Africa

SA loan for Mugabe would be a mistake

Zimbabwean civic groups have expressed outrage at South Africa’s decision “in principle” to bail out President Robert Mugabe’s government and pay off some of its debts.

Zimbabwean civic groups have expressed outrage at South Africa’s decision “in principle” to bail out President Robert Mugabe’s government and pay off some of its debts.

Zimbabwe’s largest civic coalition, the National Constitutional Assembly (NCA), said on Thursday that any help to Zimbabwe would be better spent on buying food. It could then be distributed by civic groups and churches working with the South African Council of Churches.

Giving Mugabe loans, as announced by South African government spokesperson Joel Netshitenzhe, was merely addressing the symptoms of a deepening crisis and would not help much, said NCA spokesperson Lovemore Madhuku.

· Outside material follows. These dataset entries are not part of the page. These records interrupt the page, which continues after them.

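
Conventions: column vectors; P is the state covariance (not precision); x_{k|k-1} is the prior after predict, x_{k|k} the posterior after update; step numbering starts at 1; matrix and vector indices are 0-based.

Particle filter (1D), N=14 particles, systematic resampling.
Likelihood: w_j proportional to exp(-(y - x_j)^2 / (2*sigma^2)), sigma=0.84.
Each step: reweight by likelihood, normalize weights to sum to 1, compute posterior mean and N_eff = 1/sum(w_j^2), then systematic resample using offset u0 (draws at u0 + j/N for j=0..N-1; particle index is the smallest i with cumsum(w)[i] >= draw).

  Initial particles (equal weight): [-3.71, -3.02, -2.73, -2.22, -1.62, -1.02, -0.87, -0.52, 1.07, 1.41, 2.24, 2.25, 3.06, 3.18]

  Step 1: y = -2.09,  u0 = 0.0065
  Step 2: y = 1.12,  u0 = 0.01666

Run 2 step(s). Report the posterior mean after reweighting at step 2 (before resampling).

post_mean = -1.0277

step 1: w=[0.0366, 0.1273, 0.1757, 0.2321, 0.2009, 0.1044, 0.0818, 0.0410, 0.0002, 0.0000, 0.0000, 0.0000, 0.0000, 0.0000]  mean=-2.0393  Neff=6.1757  idx=[0, 1, 1, 2, 2, 3, 3, 3, 4, 4, 4, 5, 5, 6]
step 2: w=[0.0000, 0.0000, 0.0000, 0.0002, 0.0002, 0.0024, 0.0024, 0.0024, 0.0317, 0.0317, 0.0317, 0.2527, 0.2527, 0.3919]  mean=-1.0277  Neff=3.5175  idx=[8, 10, 11, 11, 11, 12, 12, 12, 12, 13, 13, 13, 13, 13]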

He was speaking by cellphone on Thursday night from Harare Central Prison, where he was being held for allegedly organising an illegal demonstration against Mugabe’s plans to amend the constitution.

“Unless South Africa is willing to maintain a regular loan facility to bankroll Mugabe, this stop-gap deal will not go far. In fact, it’s a waste of time and will not make Zimbabwe’s self-inflicted economic problems disappear,” Madhuku said. “What is needed is a comprehensive package of reforms which does away with all of Mugabe’s insane economic policies in favour of sustainable policies to generate the resources the country needs to sustain recovery. Mugabe simply does not have the political will for that,” added Madhuku.

The opposition Movement for Democratic Change (MDC) said it was imperative that immediate priority be given to addressing the human misery provoked by the Zimbabwean government’s “Operation Murambatsvina,” which left 700,000 homeless, according to a United Nations report.

MDC spokesperson Paul Themba Nyathi said: “They need food, shelter and clothes as soon as possible and we hope that any financial assistance extended by South Africa is immediately channelled towards addressing these basic survival needs. A direct show of solidarity by the South African government would engender tremendous hope among those who have lost everything as a result of the Zimbabwean government’s disastrous policies.”